Вдвоем они вышли на крыльцо. Алена грызла яблоко и смеялась над соседями.
— Глянь, какие лопухи. Муж и так еле передвигается, а она его кормит и кормит. Как бы с голоду не помер.
— Пупсик, будешь колбаску? — тотчас донеслось от соседнего домика.
Алена, упирая руки в боки, прошлась по тропинке, передразнивая соседа. Тот, бедняга, весил не меньше полу тонны. Лопата в его руке казалась детским совочком.
Потом девушки занялись делом. Хозяйка возилась с грядками, а Арине вручили бидон и велели собирать смородину.
— Трудись, Изаура.
— Влажные листья холодили пальцы. Ягоды на просвет вспыхивали рубиновым огнем. На краю вкопанного в землю бака сидела лягушка. Косилась на Арину выпуклым глазом.
— Не одобряешь?
У лягушки были забавные лапки, как у маленького человечка. Горло надувалось и опадало. Арина присела на корточки. Поставила бидон рядом.
— Давай знакомиться.
Лягушка смотрела равнодушно и гордо. Арина, наверно, казалась ей уродливой живой горой.
— Халтурщик!
Алена топала по дорожке, яростно размахивая лейкой. Земноводное благоразумно предпочло отпрыгнуть в сторону и затаиться под кустом.
— Саботажник! Лодырь!
— А ты эксплуататор. Работорговец.
После «каторжного труда» в полдень, в котелке на открытом огне был сварен изумительный суп. Откушав, троица блаженно повздыхала. «Нахлебники» искренне благодарили несравненное поварское искусство хозяйки. Та, смилостивившись, позволила им отправиться в домик и подремать немножко. А вскоре присоединилась сама, влезла к Васе на кровать и потребовала:
— Чеши мне спинку. Пожалуйста. Два разгильдяя на одну шею это чересчур. Что бы вы делали без меня, дорогие лоботрясы?!
— Померли голодные, грязные и холодные.
Арина клубочком свернулась на топчане.
— У тебя здесь так чудесно пахнет!
Польщенная подруга ухмыльнулась.
— Ну, скажешь тоже. Вот бабуся у меня смыслила в травах. От всех болезней отвары делала. А красивая в молодости была — жуть!
— Ты на нее очень похожа.
Тихо подал первую реплику Вася,
— Ну, на ту фотографию, что висит в твоей комнате.

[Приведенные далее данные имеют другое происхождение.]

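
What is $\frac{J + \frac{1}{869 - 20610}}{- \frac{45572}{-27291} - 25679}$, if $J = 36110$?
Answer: $- \frac{19454321368119}{13833703495597} \approx -1.4063$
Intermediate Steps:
$\frac{J + \frac{1}{869 - 20610}}{- \frac{45572}{-27291} - 25679} = \frac{36110 + \frac{1}{869 - 20610}}{- \frac{45572}{-27291} - 25679} = \frac{36110 + \frac{1}{-19741}}{\left(-45572\right) \left(- \frac{1}{27291}\right) - 25679} = \frac{36110 - \frac{1}{19741}}{\frac{45572}{27291} - 25679} = \frac{712847509}{19741 \left(- \frac{700760017}{27291}\right)} = \frac{712847509}{19741} \left(- \frac{27291}{700760017}\right) = - \frac{19454321368119}{13833703495597}$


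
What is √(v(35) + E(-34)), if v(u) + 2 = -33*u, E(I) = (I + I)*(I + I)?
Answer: √3467 ≈ 58.881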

Алена задумчиво подергала челку, закопалась пальцами в пышную «химическую» гриву.
— Косы у бабки были… в руку толщиной. И до коленей. Она их подстригла в войну. Но и узел ничего себе получался. Тяжелый. Блестящий. Умирала — все зубы целые, ни одного седого волоса. Во люди были раньше!
Арина непроизвольно потрогала кончиком языка свежую пломбу.
— А как она пела! Затянет: «По Дону гуляет». Голос сказочный. Чуть хриплый, правда, сильный. Я хорошо помню, как она меня нянчила. Травы показывала, корешки. Чего скалишься?
Она сурово смотрела на подругу.
— Просто мне хорошо. Ты так замечательно о ней рассказываешь, с любовью. Я никогда ее не видела. Но представляю себе. Наверно она была высокой и сильной. И умела послать, если нужно. Я даже догадываюсь, в кого ты уродилась со своим неподражаемым оскалом. И твоя дивная холодная улыбочка. Вот-вот. Как сейчас. Еще руки скрестить на груди и хмыкнуть.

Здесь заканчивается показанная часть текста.